Sir Keir Starmer needs to man up and support local elections, writes Sophie Corcoran (Image: Ken McKay/ITV/Shutterstock)
I have one simple message for Sir Keir Starmer: stop being a coward and give me back my vote. Ministers have announced they are giving local councils the option to postpone local elections until 2027 – a move that reeks of desperation and undermines the very foundations of democracy.
The Government has approached 63 councils undergoing reorganisation to ask whether their upcoming elections should be postponed. In nine of those areas, including East Sussex, West Sussex, Essex, Thurrock, Hampshire, the Isle of Wight, Norfolk, Suffolk and Surrey, elections have already been delayed by a year.
Some councils have at least shown a spine. The leaders of Essex and Hampshire County Councils have indicated that they plan to go ahead with elections.
But here in Thurrock, where I live, the Labour-led council is still weighing up its options and is unlikely to make a final decision until January. Once again, voters are left waiting while politicians quietly decide whether they want to be held to account at all.
For me, this could mean losing my opportunity to vote for a second year in a row. My local election was postponed last year. I was unhappy about it, but I accepted the claim that it was a one-off and that normal democratic accountability would return this year. That assurance now looks meaningless. Voters like me are being told to wait again.
That means two full years without the chance to pass judgment on those who govern us locally. If these delays go ahead, some councillors will end up serving seven years without facing the electorate. Seven years without accountability. Seven years where decisions are made without consent. Seven years in which politicians hide behind their office while ordinary people live with the consequences of their choices.
This is not about protecting democracy, it is about protecting careers. Starmer is sacrificing democracy to save his own job. He knows his party is weak. He knows voters are angry. He knows he is toast. Rather than face the ballot box, he is helping politicians dodge it. That is not leadership. It is cowardice. And it is a slap in the face to working people who pay council tax, follow the rules, and expect their voice to count.
Those people are the ones who lose out first. Working families depend on accountable councils to run schools, manage social care, deliver housing and maintain local services. When elections are postponed, those responsible are insulated from scrutiny. Power is protected at the top, while responsibility disappears.

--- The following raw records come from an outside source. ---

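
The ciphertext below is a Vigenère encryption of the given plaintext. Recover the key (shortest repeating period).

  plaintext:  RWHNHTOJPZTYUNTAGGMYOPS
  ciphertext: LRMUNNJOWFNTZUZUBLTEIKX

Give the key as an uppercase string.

  i= 0: L-R = 20 → U
  i= 1: R-W = 21 → V
  i= 2: M-H =  5 → F
  i= 3: U-N =  7 → H
  i= 4: N-H =  6 → G
  i= 5: N-T = 20 → U
  i= 6: J-O = 21 → V
  i= 7: O-J =  5 → F
  i= 8: W-P =  7 → H
  i= 9: F-Z =  6 → G
  i=10: N-T = 20 → U
  i=11: T-Y = 21 → V
  i=12: Z-U =  5 → F
  i=13: U-N =  7 → H
  i=14: Z-T =  6 → G
  i=15: U-A = 20 → U
  i=16: B-G = 21 → V
  i=17: L-G =  5 → F
  i=18: T-M =  7 → H
  i=19: E-Y =  6 → G
  i=20: I-O = 20 → U
  i=21: K-P = 21 → V
  i=22: X-S =  5 → F
  shifts repeat with period 5: UVFHG

UVFHG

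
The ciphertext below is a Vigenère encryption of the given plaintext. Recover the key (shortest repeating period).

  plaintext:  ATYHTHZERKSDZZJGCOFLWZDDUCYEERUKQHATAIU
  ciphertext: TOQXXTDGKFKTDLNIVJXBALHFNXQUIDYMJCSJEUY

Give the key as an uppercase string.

  i= 0: T-A = 19 → T
  i= 1: O-T = 21 → V
  i= 2: Q-Y = 18 → S
  i= 3: X-H = 16 → Q
  i= 4: X-T =  4 → E
  i= 5: T-H = 12 → M
  i= 6: D-Z =  4 → E
  i= 7: G-E =  2 → C
  i= 8: K-R = 19 → T
  i= 9: F-K = 21 → V
  i=10: K-S = 18 → S
  i=11: T-D = 16 → Q
  i=12: D-Z =  4 → E
  i=13: L-Z = 12 → M
  i=14: N-J =  4 → E
  i=15: I-G =  2 → C
  i=16: V-C = 19 → T
  i=17: J-O = 21 → V
  i=18: X-F = 18 → S
  i=19: B-L = 16 → Q
  i=20: A-W =  4 → E
  i=21: L-Z = 12 → M
  i=22: H-D =  4 → E
  i=23: F-D =  2 → C
  i=24: N-U = 19 → T
  i=25: X-C = 21 → V
  i=26: Q-Y = 18 → S
  i=27: U-E = 16 → Q
  i=28: I-E =  4 → E
  i=29: D-R = 12 → M
  i=30: Y-U =  4 → E
  i=31: M-K =  2 → C
  i=32: J-Q = 19 → T
  i=33: C-H = 21 → V
  i=34: S-A = 18 → S
  i=35: J-T = 16 → Q
  i=36: E-A =  4 → E
  i=37: U-I = 12 → M
  i=38: Y-U =  4 → E
  shifts repeat with period 8: TVSQEMEC

TVSQEMEC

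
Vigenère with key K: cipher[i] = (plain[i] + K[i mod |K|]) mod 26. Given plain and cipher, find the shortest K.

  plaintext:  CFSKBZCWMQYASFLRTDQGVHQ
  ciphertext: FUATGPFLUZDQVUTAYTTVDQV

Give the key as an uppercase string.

  i= 0: F-C =  3 → D
  i= 1: U-F = 15 → P
  i= 2: A-S =  8 → I
  i= 3: T-K =  9 → J
  i= 4: G-B =  5 → F
  i= 5: P-Z = 16 → Q
  i= 6: F-C =  3 → D
  i= 7: L-W = 15 → P
  i= 8: U-M =  8 → I
  i= 9: Z-Q =  9 → J
  i=10: D-Y =  5 → F
  i=11: Q-A = 16 → Q
  i=12: V-S =  3 → D
  i=13: U-F = 15 → P
  i=14: T-L =  8 → I
  i=15: A-R =  9 → J
  i=16: Y-T =  5 → F
  i=17: T-D = 16 → Q
  i=18: T-Q =  3 → D
  i=19: V-G = 15 → P
  i=20: D-V =  8 → I
  i=21: Q-H =  9 → J
  i=22: V-Q =  5 → F
  shifts repeat with period 6: DPIJFQ

DPIJFQ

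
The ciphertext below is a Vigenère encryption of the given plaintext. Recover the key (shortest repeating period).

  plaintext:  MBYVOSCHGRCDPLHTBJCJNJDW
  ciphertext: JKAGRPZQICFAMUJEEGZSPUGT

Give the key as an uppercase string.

  i= 0: J-M = 23 → X
  i= 1: K-B =  9 → J
  i= 2: A-Y =  2 → C
  i= 3: G-V = 11 → L
  i= 4: R-O =  3 → D
  i= 5: P-S = 23 → X
  i= 6: Z-C = 23 → X
  i= 7: Q-H =  9 → J
  i= 8: I-G =  2 → C
  i= 9: C-R = 11 → L
  i=10: F-C =  3 → D
  i=11: A-D = 23 → X
  i=12: M-P = 23 → X
  i=13: U-L =  9 → J
  i=14: J-H =  2 → C
  i=15: E-T = 11 → L
  i=16: E-B =  3 → D
  i=17: G-J = 23 → X
  i=18: Z-C = 23 → X
  i=19: S-J =  9 → J
  i=20: P-N =  2 → C
  i=21: U-J = 11 → L
  i=22: G-D =  3 → D
  i=23: T-W = 23 → X
  shifts repeat with period 6: XJCLDX

XJCLDX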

Worse still, this sets a dangerous precedent. Once elections can be postponed without real necessity, there is nothing to stop it from happening again.
We were promised an Essex mayoral election this year. That was cancelled. Now the Government has refused, three times, to rule out postponing a general election, something any serious democratic government should have shut down immediately. Power is starting to look assumed rather than earned.
The excuses do not survive even basic scrutiny. “Saving money” is insulting. Every election costs money. Democracy costs money. If cost were a legitimate reason to cancel elections, we would never hold them at all.
And if this government genuinely cared about efficiency, it would not have embarked on an expensive local government reorganisation it is clearly not competent enough to deliver. So let’s be clear about what is happening. Starmer is hiding. Labour is hiding. Councils are being encouraged to hide. And voters are expected to accept it quietly.
We shouldn’t. Cancelling elections and undermining democracy should be career-ending. Anyone who asks for democracy to be delayed, and anyone who signs it off, has no place in public life.
Starmer has shown he is willing to sacrifice democracy for his own survival. He is willing to let councils run unchallenged for years. He is willing to ignore the people who work hard, pay their taxes, and expect representation. That is cowardice. It is contempt. And it should not be forgotten, forgiven, or excused.
So Sir Keir Starmer, give us back our votes, man up, and lose like an adult. Our democracy is not yours to destroy.